Protracted Displacement Economies team members present at BICC

Anne Meike Fechter (standing) and Eileen May (3rd from left) at BICC

In March 2023, the Bonn International Centre for Conflict Studies (BICC) hosted a two-day symposium, with the aim of exploring how violent conflicts impact people’s movements, social relationships and transnational practices. The key question was how transnational mobility and connectivity evolve and transform during war, and how these forms of mobility and connectivity affect the lives of those who are transnationally (dis)entangled.

Professor Anne-Meike Fechter (University of Sussex) and Eileen May (Covenant Institute), representing the Myanmar country team of the Protracted Displacement Economies project, shared recent findings from their research. Their talk, ‘Transnationalism in displacement: Informal aid across the Thai-Myanmar border’, argued that armed conflict does not necessarily disrupt (supportive) community relations, but can also intensify or shape them differently. They demonstrated how existing support practices among resident and internally displaced person communities become important in regard to both recent and long-term displacement. This linked up well with the work of other Germany-based scholars working, for example, on the Rohingya in Bangladesh and India, and provided a productive space for exchange.

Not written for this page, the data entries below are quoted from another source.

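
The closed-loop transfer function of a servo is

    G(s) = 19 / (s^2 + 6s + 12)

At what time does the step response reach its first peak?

t_p ≈ 1.814 s

Comparing s^2 + 6s + 12 to s^2 + 2ζωₙs + ωₙ²: ωₙ = √12 ≈ 3.464 rad/s and ζ = 6/(2·√12) ≈ 0.8660.
ζωₙ = 6/2 = 3, so ω_d = ωₙ√(1−ζ²) = √(ωₙ² − (ζωₙ)²) = √(12 − 3²) = √3 ≈ 1.732 rad/s.
t_p = π/ω_d = π/1.732 ≈ 1.814 s.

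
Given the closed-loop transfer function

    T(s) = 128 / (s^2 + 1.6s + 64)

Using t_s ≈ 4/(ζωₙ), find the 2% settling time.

t_s ≈ 5 s

Comparing s^2 + 1.6s + 64 to s^2 + 2ζωₙs + ωₙ²: ωₙ = 8 rad/s and ζ = 1.6/(2·8) = 0.1.
ζωₙ = 1.6/2 = 0.8, so t_s ≈ 4/(ζωₙ) = 4/0.8 = 5 s.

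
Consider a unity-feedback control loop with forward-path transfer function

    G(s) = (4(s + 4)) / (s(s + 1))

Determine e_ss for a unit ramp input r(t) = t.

e_ss = 0.06250

G(s) has one pole at the origin.
This is a Type 1 system. Kv = lim_{s→0} s·G(s) = 16/1.
e_ss = 1/Kv = 1/(16) = 1/16 ≈ 0.06250.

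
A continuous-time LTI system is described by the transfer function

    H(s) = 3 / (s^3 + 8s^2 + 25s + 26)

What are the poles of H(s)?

s = -3 ± 2j, -2

The poles are the roots of the denominator s^3 + 8s^2 + 25s + 26 = 0.
Trying s = -2: the polynomial evaluates to 0, so (s + 2) is a factor.
Dividing out leaves s^2 + 6s + 13 = 0.
The quadratic formula then gives s = -3 ± 2j.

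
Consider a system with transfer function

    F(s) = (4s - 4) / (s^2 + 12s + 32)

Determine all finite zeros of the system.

s = 1

Set the numerator to zero: 4s - 4 = 0, i.e. 4·(s - 1) = 0.
So s = 1.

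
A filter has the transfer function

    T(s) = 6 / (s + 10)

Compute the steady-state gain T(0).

T(0) = 3/5 ≈ 0.6000

Set s = 0: T(0) = (6) / (10) = 3/5.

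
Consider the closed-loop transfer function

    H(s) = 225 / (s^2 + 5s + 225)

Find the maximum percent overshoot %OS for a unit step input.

Comparing s^2 + 5s + 225 to s^2 + 2ζωₙs + ωₙ²: ωₙ = 15 rad/s and ζ = 5/(2·15) ≈ 0.1667.
%OS = 100·exp(−πζ/√(1−ζ²)) = 100·exp(−π·0.1667/√(1−0.1667²)) ≈ 58.8%.

%OS ≈ 58.8%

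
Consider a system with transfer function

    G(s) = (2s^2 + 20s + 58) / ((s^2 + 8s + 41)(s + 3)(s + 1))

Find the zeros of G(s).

Set the numerator to zero: 2s^2 + 20s + 58 = 0, i.e. 2·(s^2 + 10s + 29) = 0.
Factoring: (s^2 + 10s + 29) = 0.

s = -5 ± 2j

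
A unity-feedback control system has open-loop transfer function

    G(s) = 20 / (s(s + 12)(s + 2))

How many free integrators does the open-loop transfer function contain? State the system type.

Type 1

The denominator has 1 factor of s at the origin (free integrator), so this is a Type 1 system.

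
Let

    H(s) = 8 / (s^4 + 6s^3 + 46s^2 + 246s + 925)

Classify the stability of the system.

The denominator s^4 + 6s^3 + 46s^2 + 246s + 925 factors as (s^2 + 8s + 25)(s^2 - 2s + 37), giving poles at s = -4 ± 3j, 1 ± 6j.
Since the pole(s) at s = 1 + 6j, 1 - 6j lie in the right half-plane, the system is unstable.

unstable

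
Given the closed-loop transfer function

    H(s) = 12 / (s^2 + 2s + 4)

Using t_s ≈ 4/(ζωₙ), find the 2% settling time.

Comparing s^2 + 2s + 4 to s^2 + 2ζωₙs + ωₙ²: ωₙ = 2 rad/s and ζ = 2/(2·2) = 0.5.
ζωₙ = 2/2 = 1, so t_s ≈ 4/(ζωₙ) = 4/1 = 4 s.

t_s ≈ 4 s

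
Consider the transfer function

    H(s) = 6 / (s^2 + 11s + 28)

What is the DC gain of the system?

Set s = 0: H(0) = (6) / (28) = 3/14.

H(0) = 3/14 ≈ 0.2143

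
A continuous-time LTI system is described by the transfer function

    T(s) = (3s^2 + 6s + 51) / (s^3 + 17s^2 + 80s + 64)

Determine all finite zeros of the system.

Set the numerator to zero: 3s^2 + 6s + 51 = 0, i.e. 3·(s^2 + 2s + 17) = 0.
Factoring: (s^2 + 2s + 17) = 0.

s = -1 + 4j, -1 - 4j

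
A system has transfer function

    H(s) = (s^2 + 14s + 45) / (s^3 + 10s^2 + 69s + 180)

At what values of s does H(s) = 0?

Set the numerator to zero: s^2 + 14s + 45 = 0.
Factoring: (s + 5)(s + 9) = 0.

s = -5, -9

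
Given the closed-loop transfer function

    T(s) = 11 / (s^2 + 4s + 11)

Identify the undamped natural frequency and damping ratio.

Compare the denominator to the standard form s^2 + 2ζωₙs + ωₙ².
ωₙ² = 11, so ωₙ = √11 ≈ 3.317 rad/s.
2ζωₙ = 4, so ζ = 4/(2·√11) ≈ 0.6030.
With ζ = 0.6030 the response is underdamped.

ωₙ ≈ 3.317 rad/s, ζ ≈ 0.6030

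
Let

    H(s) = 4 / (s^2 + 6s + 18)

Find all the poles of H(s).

The poles are the roots of the denominator s^2 + 6s + 18 = 0.
Using the quadratic formula: s = (-6 ± √(-36))/2 = -3 ± 3j.

s = -3 ± 3j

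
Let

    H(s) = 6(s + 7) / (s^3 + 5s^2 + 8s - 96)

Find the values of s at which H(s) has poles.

The poles are the roots of the denominator s^3 + 5s^2 + 8s - 96 = 0.
Trying s = 3: the polynomial evaluates to 0, so (s - 3) is a factor.
Dividing out leaves s^2 + 8s + 32 = 0.
The quadratic formula then gives s = -4 ± 4j.

s = -4 ± 4j, 3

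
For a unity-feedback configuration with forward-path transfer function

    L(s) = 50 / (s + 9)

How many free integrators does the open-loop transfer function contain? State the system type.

The denominator has no factor of s at the origin — no free integrator — so this is a Type 0 system.

Type 0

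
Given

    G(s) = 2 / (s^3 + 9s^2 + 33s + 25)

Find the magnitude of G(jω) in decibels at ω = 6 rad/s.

|G(j6)|_dB ≈ -43.5 dB

Substitute s = j6: numerator = 2, denominator = -299 - j18.
|G(j6)| = |2| / |-299 - j18| = 2 / 299.54 ≈ 0.006677.
In decibels: 20·log₁₀(0.006677) ≈ -43.5 dB.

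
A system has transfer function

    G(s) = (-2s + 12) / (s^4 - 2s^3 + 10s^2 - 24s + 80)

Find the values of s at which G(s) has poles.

s = 2 + 2j, 2 - 2j, -1 + 3j, -1 - 3j

The poles are the roots of the denominator s^4 - 2s^3 + 10s^2 - 24s + 80 = 0.
No real roots exist; factor into two real quadratics: (s^2 - 4s + 8)(s^2 + 2s + 10) = 0.
Each quadratic gives a conjugate pair via the quadratic formula.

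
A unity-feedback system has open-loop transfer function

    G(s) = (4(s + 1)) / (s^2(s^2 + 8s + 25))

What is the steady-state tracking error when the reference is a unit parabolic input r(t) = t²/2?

e_ss = 6.250

G(s) has 2 poles at the origin.
This is a Type 2 system. Ka = lim_{s→0} s^2·G(s) = 4/25.
e_ss = 1/Ka = 1/(4/25) = 25/4 ≈ 6.250.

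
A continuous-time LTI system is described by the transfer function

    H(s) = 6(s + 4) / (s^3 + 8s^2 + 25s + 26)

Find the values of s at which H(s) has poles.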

The atmosphere during the symposium was very much in support of early career scholars, and concluded with a PhD-orientated training on conducting empirical research in times and places of violent conflict. In addition to keeping the struggle of Myanmar civilians (after the military coup of February 2021) alive in people’s minds, the talk shone a light on displacement economies in Southeast Asia, a topic that often falls outside the view of international migration scholarship.